Acting as writers and directors, Lane and Ruckus Skye have crafted a quiet tale about legacy, and the lengths we take for our family. This is exemplified in both of the on-screen mothers; whose actions showcase how far they’re willing to go. Take Lemon, our protagonist. She’s a resourceful figure who keeps an eye out, intent on finding a solution. She just wants her boy to be okay, so when his life is threatened, she goes to newfound lengths to ensure that happens. No matter where the story takes her, you believe in every action she makes, and that’s thanks to Danielle Deadwyler’s committed performance.
She wouldn’t need to resort to such lengths were it not for Tommy Runion. As the head of her family, Tommy is intent on elevating their name, through whatever methods she can. This brutal nature is masked with a cheery disposition, and a willingness to discuss baking techniques. Catherine Dyer does good work in the role, conveying the cruelty lurking beneath her inviting tone. A special mention is deserved for Adam Boyer, who acts chilling just with a quiet word in one’s ear.
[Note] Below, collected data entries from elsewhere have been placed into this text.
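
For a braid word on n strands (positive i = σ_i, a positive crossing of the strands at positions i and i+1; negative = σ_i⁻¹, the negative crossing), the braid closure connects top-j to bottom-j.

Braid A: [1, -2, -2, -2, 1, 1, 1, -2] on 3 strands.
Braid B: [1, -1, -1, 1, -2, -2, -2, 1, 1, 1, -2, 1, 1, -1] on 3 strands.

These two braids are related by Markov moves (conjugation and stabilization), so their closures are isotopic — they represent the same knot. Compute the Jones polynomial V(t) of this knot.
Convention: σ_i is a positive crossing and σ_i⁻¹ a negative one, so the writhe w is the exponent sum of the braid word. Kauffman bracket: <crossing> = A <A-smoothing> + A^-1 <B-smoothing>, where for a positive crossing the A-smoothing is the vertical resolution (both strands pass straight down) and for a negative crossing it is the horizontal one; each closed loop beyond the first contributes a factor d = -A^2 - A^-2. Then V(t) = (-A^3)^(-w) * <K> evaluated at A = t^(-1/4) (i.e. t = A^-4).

Markov-equivalent braids have isotopic closures, hence identical knot invariants. Strip the Markov moves from each word to reach a common short braid β, then compute V(t) once on β.
Braid A: s1 s2^-1 s2^-1 s2^-1 s1 s1 s1 s2^-1 on 3 strands has no conjugating prefix/suffix or stabilization to strip; take β = s1 s2^-1 s2^-1 s2^-1 s1 s1 s1 s2^-1.
Braid B: s1 s1^-1 s1^-1 s1 s2^-1 s2^-1 s2^-1 s1 s1 s1 s2^-1 s1 s1 s1^-1 on 3 strands reduces by inverse Markov moves (closure unchanged at each step):
  Deconjugate: the word is γ·β·γ⁻¹ with γ = s1 s1^-1 (prefix) and γ⁻¹ = s1 s1^-1 (suffix); strip both.
  Deconjugate: the word is γ·β·γ⁻¹ with γ = s1^-1 (prefix) and γ⁻¹ = s1 (suffix); strip both.
Reduced to β = s1 s2^-1 s2^-1 s2^-1 s1 s1 s1 s2^-1 on 3 strands, 8 crossings.
Both give the same β = s1 s2^-1 s2^-1 s2^-1 s1 s1 s1 s2^-1 on 3 strands, so one state sum suffices:
Braid: s1 s2^-1 s2^-1 s2^-1 s1 s1 s1 s2^-1 on 3 strands, 8 crossings.
Writhe w = (#positive) - (#negative) = 4 - 4 = 0.
State-sum expansion of <K>. There are 2^8 = 256 states.
Smooth each crossing (0=||, 1=⌣⌢); contribution A^(Σ sign_k(1-2s_k)) * d^(L-1).
Tabulate the states by total A-exponent and number of loops L (A-exp: L × count):
  A^8: L=5 ×1
  A^6: L=4 ×8
  A^4: L=3 ×25, L=5 ×3
  A^2: L=2 ×37, L=4 ×18, L=6 ×1
  A^0: L=1 ×25, L=3 ×37, L=5 ×8
  A^-2: L=2 ×37, L=4 ×18, L=6 ×1
  A^-4: L=3 ×25, L=5 ×3
  A^-6: L=4 ×8
  A^-8: L=5 ×1
Each group contributes A^e * Σ count * d^(L-1):
Powers of d = -A^2 - A^-2: d^2 = A^4 + 2 + A^-4; d^3 = -A^6 - 3*A^2 - 3*A^-2 - A^-6; d^4 = A^8 + 4*A^4 + 6 + 4*A^-4 + A^-8; d^5 = -A^10 - 5*A^6 - 10*A^2 - 10*A^-2 - 5*A^-6 - A^-10.
  A^8 * (d^4) = A^16 + 4*A^12 + 6*A^8 + 4*A^4 + 1
  A^6 * (8*d^3) = -8*A^12 - 24*A^8 - 24*A^4 - 8
  A^4 * (25*d^2 + 3*d^4) = 3*A^12 + 37*A^8 + 68*A^4 + 37 + 3*A^-4
  A^2 * (37*d + 18*d^3 + d^5) = -A^12 - 23*A^8 - 101*A^4 - 101 - 23*A^-4 - A^-8
  A^0 * (25 + 37*d^2 + 8*d^4) = 8*A^8 + 69*A^4 + 147 + 69*A^-4 + 8*A^-8
  A^-2 * (37*d + 18*d^3 + d^5) = -A^8 - 23*A^4 - 101 - 101*A^-4 - 23*A^-8 - A^-12
  A^-4 * (25*d^2 + 3*d^4) = 3*A^4 + 37 + 68*A^-4 + 37*A^-8 + 3*A^-12
  A^-6 * (8*d^3) = -8 - 24*A^-4 - 24*A^-8 - 8*A^-12
  A^-8 * (d^4) = 1 + 4*A^-4 + 6*A^-8 + 4*A^-12 + A^-16
Summing the groups: <K> = A^16 - 2*A^12 + 3*A^8 - 4*A^4 + 5 - 4*A^-4 + 3*A^-8 - 2*A^-12 + A^-16
Normalise by the writhe: (-A^3)^(-w) = (-A^3)^(0) = 1, so f(A) = 1 * <K> = A^16 - 2*A^12 + 3*A^8 - 4*A^4 + 5 - 4*A^-4 + 3*A^-8 - 2*A^-12 + A^-16.
Substitute A = t^(-1/4), i.e. A^e → t^(-e/4): V(t) = t^4 - 2*t^3 + 3*t^2 - 4*t + 5 - 4*t^-1 + 3*t^-2 - 2*t^-3 + t^-4

Answer: t^4 - 2*t^3 + 3*t^2 - 4*t + 5 - 4*t^-1 + 3*t^-2 - 2*t^-3 + t^-4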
Whether the characters issues stem from a personal or political nature, it’s captured in engaging ways. Although, it’s difficult to shake how we’ve seen this story done better elsewhere, or the lack of tension within. There’s also a significant portion which takes place in a cult compound, and just feels like a needless diversion. In spite of this, the Skye’s have marked their feature directorial debut with a decent little thriller.